Feijóo dejó al descubierto su dificultad para ser investido

Feijóo reforzó ese clima de urgencia con una apelación directa a la ética pública: “Este país no se merece que los representantes de una España decente nos quedemos quietos”. Desde Génova vinculó lo sucedido a “una sombra más de la corrupción que rodea a Pedro Sánchez”, buscando instalar al PP como la última frontera moral ante el derrumbe institucional. Sin embargo, tras el énfasis retórico emerge la realidad parlamentaria: el PP quiere poner fin al Gobierno socialista como sea, o mejor dicho, como pueda, porque carece de los apoyos para articular una moción de censura. La aritmética es implacable: sin el voto favorable de Junts, cualquier intento se vuelve inviable. Por eso Génova traslada parte de la confrontación al terreno social, intentando generar un clima de movilización que compense la debilidad legislativa. Pero incluso allí aparece un matiz incómodo: el PP cree generar más ruido del que realmente se traduce en impacto político. La estrategia del clamor corre el riesgo de convertirse en un espejismo, un recurso que expresa más la necesidad del partido que la intensidad real de la ciudadanía.
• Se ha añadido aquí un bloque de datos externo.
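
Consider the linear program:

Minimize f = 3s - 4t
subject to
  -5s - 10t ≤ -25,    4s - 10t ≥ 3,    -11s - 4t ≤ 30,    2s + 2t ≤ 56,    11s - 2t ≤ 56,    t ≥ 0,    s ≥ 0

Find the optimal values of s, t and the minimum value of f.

Corner points and f = 3s - 4t:
  (28/9, 17/18) → f = 50/9
  (5, 0) → f = 15
  (277/51, 191/102) → f = 449/51
  (56/11, 0) → f = 168/11

At the optimal vertex, -5s - 10t = -25 and 4s - 10t = 3.
Solving simultaneously gives s = 28/9, t = 17/18.

s = 28/9, t = 17/18, minimum f = 50/9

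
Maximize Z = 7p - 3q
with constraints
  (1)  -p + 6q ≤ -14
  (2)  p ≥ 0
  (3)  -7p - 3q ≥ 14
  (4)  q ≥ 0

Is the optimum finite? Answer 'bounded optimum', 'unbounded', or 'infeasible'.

infeasible

The boundaries -p + 6q = -14 and q = 0 meet at (14, 0), but that point violates -7p - 3q ≥ 14. Every candidate vertex is excluded by some other constraint, so the feasible region is empty.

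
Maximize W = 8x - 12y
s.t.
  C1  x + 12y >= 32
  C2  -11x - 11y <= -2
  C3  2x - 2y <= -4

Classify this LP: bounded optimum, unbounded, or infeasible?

Feasible corners and W = 8x - 12y:
  (-328/121, 350/121) → W = -6824/121
  (8/13, 34/13) → W = -344/13
The feasible region has finitely many vertices and no improving ray; the maximum is -344/13 at (8/13, 34/13).

bounded optimum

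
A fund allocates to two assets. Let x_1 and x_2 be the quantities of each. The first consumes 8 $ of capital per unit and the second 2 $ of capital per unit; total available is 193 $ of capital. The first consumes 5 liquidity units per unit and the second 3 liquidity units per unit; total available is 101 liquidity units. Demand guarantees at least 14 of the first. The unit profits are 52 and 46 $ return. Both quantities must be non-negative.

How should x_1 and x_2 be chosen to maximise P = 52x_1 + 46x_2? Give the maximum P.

x_1 = 14, x_2 = 31/3, maximum P = 3610/3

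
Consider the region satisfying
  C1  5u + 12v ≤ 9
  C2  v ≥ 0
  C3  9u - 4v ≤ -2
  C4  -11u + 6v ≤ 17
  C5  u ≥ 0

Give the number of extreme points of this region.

3

Intersecting each pair of boundary lines and keeping only the points that satisfy every inequality leaves:
  (3/32, 91/128)
  (0, 3/4)
  (0, 1/2)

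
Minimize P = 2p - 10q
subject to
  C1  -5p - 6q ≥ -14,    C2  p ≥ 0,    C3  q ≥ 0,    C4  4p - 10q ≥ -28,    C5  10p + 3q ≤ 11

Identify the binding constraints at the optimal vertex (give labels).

Feasible corners and P = 2p - 10q:
  (0, 7/3) → P = -70/3
  (8/15, 17/9) → P = -802/45
  (0, 0) → P = 0
  (11/10, 0) → P = 11/5

The minimum is at (0, 7/3). Substituting into each constraint, equality holds for C1 and C2; the remaining constraints have slack.

C1 and C2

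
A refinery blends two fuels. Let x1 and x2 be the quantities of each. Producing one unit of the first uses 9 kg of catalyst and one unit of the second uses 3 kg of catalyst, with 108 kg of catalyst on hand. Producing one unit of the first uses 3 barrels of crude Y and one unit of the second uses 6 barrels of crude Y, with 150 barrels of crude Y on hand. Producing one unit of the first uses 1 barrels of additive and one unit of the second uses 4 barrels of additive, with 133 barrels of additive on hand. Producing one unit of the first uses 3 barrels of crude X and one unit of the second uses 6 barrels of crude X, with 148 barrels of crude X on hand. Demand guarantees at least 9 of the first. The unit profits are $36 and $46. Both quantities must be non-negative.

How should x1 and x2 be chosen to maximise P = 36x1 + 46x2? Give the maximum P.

x1 = 9, x2 = 9, maximum P = 738

Corner points and P = 36x1 + 46x2:
  (12, 0) → P = 432
  (9, 0) → P = 324
  (9, 9) → P = 738

At the optimal vertex, 9x1 + 3x2 = 108 and x1 = 9.
Solving simultaneously gives x1 = 9, x2 = 9.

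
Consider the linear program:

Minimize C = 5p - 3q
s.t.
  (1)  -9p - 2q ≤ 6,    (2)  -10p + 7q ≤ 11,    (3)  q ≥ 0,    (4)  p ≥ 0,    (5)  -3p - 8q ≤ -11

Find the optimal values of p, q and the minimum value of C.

Extreme points and C = 5p - 3q:
  (0, 11/7) → C = -33/7
  (11/3, 0) → C = 55/3
  (0, 11/8) → C = -33/8
The feasible region is unbounded (it extends along (7, 10), (1, 0)), but C strictly increases along every unbounded feasible direction, so there is no improving ray and the minimum is attained at a vertex.

At the optimal vertex, -10p + 7q = 11 and p = 0.
Solving simultaneously gives p = 0, q = 11/7.

p = 0, q = 11/7, minimum C = -33/7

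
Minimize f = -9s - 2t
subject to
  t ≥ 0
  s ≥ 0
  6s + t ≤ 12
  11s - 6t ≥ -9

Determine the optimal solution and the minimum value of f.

Vertices and f = -9s - 2t:
  (0, 0) → f = 0
  (2, 0) → f = -18
  (0, 3/2) → f = -3
  (63/47, 186/47) → f = -939/47

The optimum lies where 6s + t = 12 and 11s - 6t = -9.
Solving simultaneously gives s = 63/47, t = 186/47.

s = 63/47, t = 186/47, minimum f = -939/47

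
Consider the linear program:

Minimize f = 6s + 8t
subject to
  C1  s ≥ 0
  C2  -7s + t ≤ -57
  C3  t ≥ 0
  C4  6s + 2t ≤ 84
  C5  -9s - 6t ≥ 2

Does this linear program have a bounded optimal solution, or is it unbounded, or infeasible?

infeasible

The boundaries s = 0 and -7s + t = -57 meet at (0, -57), but that point violates t ≥ 0. Every candidate vertex is excluded by some other constraint, so the feasible region is empty.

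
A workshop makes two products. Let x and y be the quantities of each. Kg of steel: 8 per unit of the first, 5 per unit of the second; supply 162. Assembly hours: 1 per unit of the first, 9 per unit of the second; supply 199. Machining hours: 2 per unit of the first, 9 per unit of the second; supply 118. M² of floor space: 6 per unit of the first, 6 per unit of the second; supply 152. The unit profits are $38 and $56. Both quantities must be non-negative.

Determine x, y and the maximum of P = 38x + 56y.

x = 14, y = 10, maximum P = 1092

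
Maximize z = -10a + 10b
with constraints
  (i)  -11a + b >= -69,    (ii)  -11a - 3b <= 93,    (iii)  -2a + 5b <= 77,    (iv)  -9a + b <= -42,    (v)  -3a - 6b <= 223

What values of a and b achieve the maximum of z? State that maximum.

Extreme points and z = -10a + 10b:
  (422/53, 985/53) → z = 5630/53
  (191/69, -2660/69) → z = -28510/69
  (33/38, -1299/38) → z = -6660/19
  (37/19, -2174/57) → z = -22850/57
  (287/43, 777/43) → z = 4900/43

The binding constraints are -2a + 5b = 77 and -9a + b = -42.
Solving simultaneously gives a = 287/43, b = 777/43.

a = 287/43, b = 777/43, maximum z = 4900/43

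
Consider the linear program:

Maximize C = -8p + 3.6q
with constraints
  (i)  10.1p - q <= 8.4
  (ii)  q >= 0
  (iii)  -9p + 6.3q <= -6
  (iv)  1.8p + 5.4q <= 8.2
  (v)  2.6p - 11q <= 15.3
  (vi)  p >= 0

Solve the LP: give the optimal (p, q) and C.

p = 2/3, q = 0, maximum C = -16/3

Corner points and C = -8p + 3.6q:
  (84/101, 0) → C = -672/101
  (1564/1821, 500/1821) → C = -10712/1821
  (2/3, 0) → C = -16/3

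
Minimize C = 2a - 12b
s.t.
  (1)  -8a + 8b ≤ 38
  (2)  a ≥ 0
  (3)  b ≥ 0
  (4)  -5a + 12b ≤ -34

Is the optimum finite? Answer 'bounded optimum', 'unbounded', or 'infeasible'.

unbounded

From the feasible point (34/5, 0), moving in the direction (12, 5) keeps every constraint satisfied while C decreases without bound.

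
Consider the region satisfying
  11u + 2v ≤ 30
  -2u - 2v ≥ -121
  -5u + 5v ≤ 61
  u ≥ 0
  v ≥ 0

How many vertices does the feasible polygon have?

4

The feasible vertices (each the meet of two boundaries and inside every other half-plane) are:
  (28/65, 821/65)
  (30/11, 0)
  (0, 61/5)
  (0, 0)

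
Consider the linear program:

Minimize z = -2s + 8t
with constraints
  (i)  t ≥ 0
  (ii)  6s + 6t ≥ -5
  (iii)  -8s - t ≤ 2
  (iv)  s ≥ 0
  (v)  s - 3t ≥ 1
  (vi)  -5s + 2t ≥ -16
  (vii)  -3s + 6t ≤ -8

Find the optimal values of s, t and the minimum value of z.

s = 16/5, t = 0, minimum z = -32/5

Extreme points and z = -2s + 8t:
  (16/5, 0) → z = -32/5
  (8/3, 0) → z = -16/3
  (10/3, 1/3) → z = -4

The binding constraints are t = 0 and -5s + 2t = -16.
Solving simultaneously gives s = 16/5, t = 0.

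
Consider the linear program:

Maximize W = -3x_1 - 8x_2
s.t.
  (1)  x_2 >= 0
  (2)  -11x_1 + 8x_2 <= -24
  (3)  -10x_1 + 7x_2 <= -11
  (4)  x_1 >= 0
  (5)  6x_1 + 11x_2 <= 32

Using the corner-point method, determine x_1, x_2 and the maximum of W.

x_1 = 24/11, x_2 = 0, maximum W = -72/11

Vertices and W = -3x_1 - 8x_2:
  (24/11, 0) → W = -72/11
  (16/3, 0) → W = -16
  (40/13, 16/13) → W = -248/13

At the optimal vertex, x_2 = 0 and -11x_1 + 8x_2 = -24.
Solving simultaneously gives x_1 = 24/11, x_2 = 0.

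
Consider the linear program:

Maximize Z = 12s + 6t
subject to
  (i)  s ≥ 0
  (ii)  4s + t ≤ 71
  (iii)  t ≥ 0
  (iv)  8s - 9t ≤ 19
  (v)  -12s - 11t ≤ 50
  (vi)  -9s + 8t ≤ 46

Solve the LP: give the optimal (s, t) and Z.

Corner points and Z = 12s + 6t:
  (0, 0) → Z = 0
  (0, 23/4) → Z = 69/2
  (329/22, 123/11) → Z = 2712/11
  (522/41, 823/41) → Z = 11202/41
  (19/8, 0) → Z = 57/2

The binding constraints are 4s + t = 71 and -9s + 8t = 46.
Solving simultaneously gives s = 522/41, t = 823/41.

s = 522/41, t = 823/41, maximum Z = 11202/41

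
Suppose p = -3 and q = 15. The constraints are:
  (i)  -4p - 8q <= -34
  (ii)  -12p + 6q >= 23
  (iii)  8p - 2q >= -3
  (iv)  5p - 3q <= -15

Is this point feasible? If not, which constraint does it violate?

not feasible — violates (iii)

Constraint (iii): 8p - 2q = -54, which is not ≥ -3. All other constraints are satisfied.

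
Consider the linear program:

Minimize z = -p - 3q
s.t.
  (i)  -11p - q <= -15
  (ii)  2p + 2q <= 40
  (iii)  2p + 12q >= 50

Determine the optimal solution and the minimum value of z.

Corner points and z = -p - 3q:
  (-1/2, 41/2) → z = -61
  (1, 4) → z = -13
  (19, 1) → z = -22

p = -1/2, q = 41/2, minimum z = -61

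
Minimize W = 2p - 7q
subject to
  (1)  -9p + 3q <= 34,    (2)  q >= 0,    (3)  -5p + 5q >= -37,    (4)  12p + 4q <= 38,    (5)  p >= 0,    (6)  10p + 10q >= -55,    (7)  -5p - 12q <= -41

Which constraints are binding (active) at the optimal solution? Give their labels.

Vertices and W = 2p - 7q:
  (0, 19/2) → W = -133/2
  (73/31, 151/62) → W = -765/62
  (0, 41/12) → W = -287/12

The minimum is at (0, 19/2). Substituting into each constraint, equality holds for (4) and (5); the remaining constraints have slack.

(4) and (5)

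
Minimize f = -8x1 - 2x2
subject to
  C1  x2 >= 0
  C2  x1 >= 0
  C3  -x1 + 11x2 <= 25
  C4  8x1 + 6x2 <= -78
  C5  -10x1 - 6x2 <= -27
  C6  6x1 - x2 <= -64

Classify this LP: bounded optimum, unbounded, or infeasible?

The boundaries -10x1 - 6x2 = -27 and 6x1 - x2 = -64 meet at (-357/46, 401/23), but that point violates x1 ≥ 0. Every candidate vertex is excluded by some other constraint, so the feasible region is empty.

infeasible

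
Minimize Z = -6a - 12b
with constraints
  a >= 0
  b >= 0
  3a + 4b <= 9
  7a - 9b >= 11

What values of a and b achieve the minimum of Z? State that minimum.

Corner points and Z = -6a - 12b:
  (3, 0) → Z = -18
  (11/7, 0) → Z = -66/7
  (25/11, 6/11) → Z = -222/11

a = 25/11, b = 6/11, minimum Z = -222/11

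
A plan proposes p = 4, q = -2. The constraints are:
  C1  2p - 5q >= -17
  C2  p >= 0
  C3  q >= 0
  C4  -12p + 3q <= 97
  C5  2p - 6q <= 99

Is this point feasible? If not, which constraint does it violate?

Constraint C3: q = -2, which is not ≥ 0. All other constraints are satisfied.

not feasible — violates C3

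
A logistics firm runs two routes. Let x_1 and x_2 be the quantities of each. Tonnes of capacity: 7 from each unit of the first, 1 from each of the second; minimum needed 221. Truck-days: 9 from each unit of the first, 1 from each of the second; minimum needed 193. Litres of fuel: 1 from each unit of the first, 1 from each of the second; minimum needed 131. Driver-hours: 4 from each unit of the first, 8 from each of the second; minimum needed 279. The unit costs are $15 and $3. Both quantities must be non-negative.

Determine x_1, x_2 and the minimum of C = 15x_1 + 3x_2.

x_1 = 15, x_2 = 116, minimum C = 573

Vertices and C = 15x_1 + 3x_2:
  (0, 221) → C = 663
  (131, 0) → C = 1965
  (15, 116) → C = 573
The feasible region is unbounded (it extends along (0, 1), (1, 0)), but C strictly increases along every unbounded feasible direction, so there is no improving ray and the minimum is attained at a vertex.

The binding constraints are 7x_1 + x_2 = 221 and x_1 + x_2 = 131.
Solving simultaneously gives x_1 = 15, x_2 = 116.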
En este marco, Feijóo ¿estamos ante un tiempista lúcido que espera el instante exacto para intervenir o ante un dirigente que, paralizado por el cálculo, observa cómo el país se desliza hacia una crisis mayor sin atreverse a encabezar la salida? Las democracias sólidas exigen que un Ejecutivo rodeado de causas penales graves se someta al escrutinio ciudadano mediante elecciones anticipadas. Sánchez, sin embargo, opera desde otra lógica: la supervivencia como único proyecto. En ese tablero, esperar puede ser prudente o suicida. Si Feijóo no exige elecciones inmediatas, corre el riesgo de quedar fijado en la memoria pública como el dirigente que dejó pasar la mayor oportunidad de las últimas dos décadas para restaurar la institucionalidad. Entre el timorato y el tiempista hay una línea muy delgada, y España agotada, indignada y expectante, observa quién se atreverá a cruzarla.